The lease-up phase is the period of time from the day you open the doors to the day you have
enough income from rentals and merchandise sales to cover the expense of owning the store. Ownership
expenses include monthly operating expenses (employee expense, utilities, maintenance,
etc.), debt service on the construction loan or mortgage, taxes, and liability insurance (property, not
unit contents). To estimate how much lease carry money you will have to borrow (usually as part of
your construction loan) determine what percentage of your net leasable square footage you can reasonably
expect to have leased each month. The difference between gross square footage and net
leasable square footage is that gross square footage includes hallways, entries etc., and net leasable
square footage is only that space that can be rented. Multiply the net leasable square footage by your
average rent per square foot, and that will give you your total potential income.

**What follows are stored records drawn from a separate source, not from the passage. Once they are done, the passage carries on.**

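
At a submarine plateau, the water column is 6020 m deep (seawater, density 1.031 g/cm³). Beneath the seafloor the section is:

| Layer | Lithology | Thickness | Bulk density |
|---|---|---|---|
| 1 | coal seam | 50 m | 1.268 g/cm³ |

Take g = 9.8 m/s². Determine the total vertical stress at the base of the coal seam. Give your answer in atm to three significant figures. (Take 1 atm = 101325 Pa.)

seawater: 1031 kg/m³ × 9.8 m/s² × 6020 m = 6.082×10^7 Pa = 600.3 atm
coal seam: 1268 kg/m³ × 9.8 m/s² × 50 m = 6.213×10^5 Pa = 6.132 atm
Total = 600.3 + 6.132 = 606.43 atm

606 atm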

The next “gray area” you face is making an assumption about how much square footage you expect
to lease each month. In most areas of the country, rentals start out with a bang in spring, hold fairly
well through summer, then taper off for fall, and almost freeze in winter. However, local economies
can significantly affect that trend. If you are in a college town you may load up with teacher supplies
and student belongings from May- June to August-September and conduct heavy marketing
the rest of the year to keep things going. If possible, read trade magazines to find lease up rates in
your area or talk to local operators about trends, then put together your estimate of what percent of
rental income you expect to gain each month.
If you expect to rent three percent of your net leasable square footage the first month, and three
the second month you can expect 3% of your net leasable income the first month and 6% the second
month, etc. For the first few months you will probably not have many move outs, but after 3 to
6 months you will also need to subtract square footage income lost to move outs to have a good
estimate of actual gross income for the month. Subtract estimated expenses from estimated gross
income to determine estimated net income. As long as that net income number is a negative number,
you need to borrow money to cover expenses. That is “lease carry”. Once your income covers
expenses, you have achieved equilibrium and no longer need to borrow. That is, unless your expenses
did not include an accrual for taxes and insurance. Taxes and insurance usually don’t have
to be paid on a monthly basis but they can never be forgotten – have a plan to cover them as well.
Self Storage Investment Returns
After all of your expenses are covered, the income you receive from your facility is profit. The final
determining factor on whether or not to build your store is whether or not the profit you will receive
from this investment is equal to or greater than the profit you can achieve by investing in something
else. An added factor to consider is whether or not you want to sell the facility at some point, or
just have an income stream for the foreseeable future. Do you want to flip the property as fast as
you can to get more money for additional investments? Do you want to keep the facility until the
kids are ready for college and then sell to have college funds? Or, do you want to hold on to it for
retirement income? This is your exit strategy; you should choose the investment that best meets
future goals as well as immediate ones.
The allure of self storage is real, it is a uniquely simple business, but it is still a business. Before
any other decisions are made, you must decide whether or not this is the business that will meet
your goals. Then you get to choose the look you want, apartment or just office, colors, what doors
to buy, security system, fencing, flooring, etc.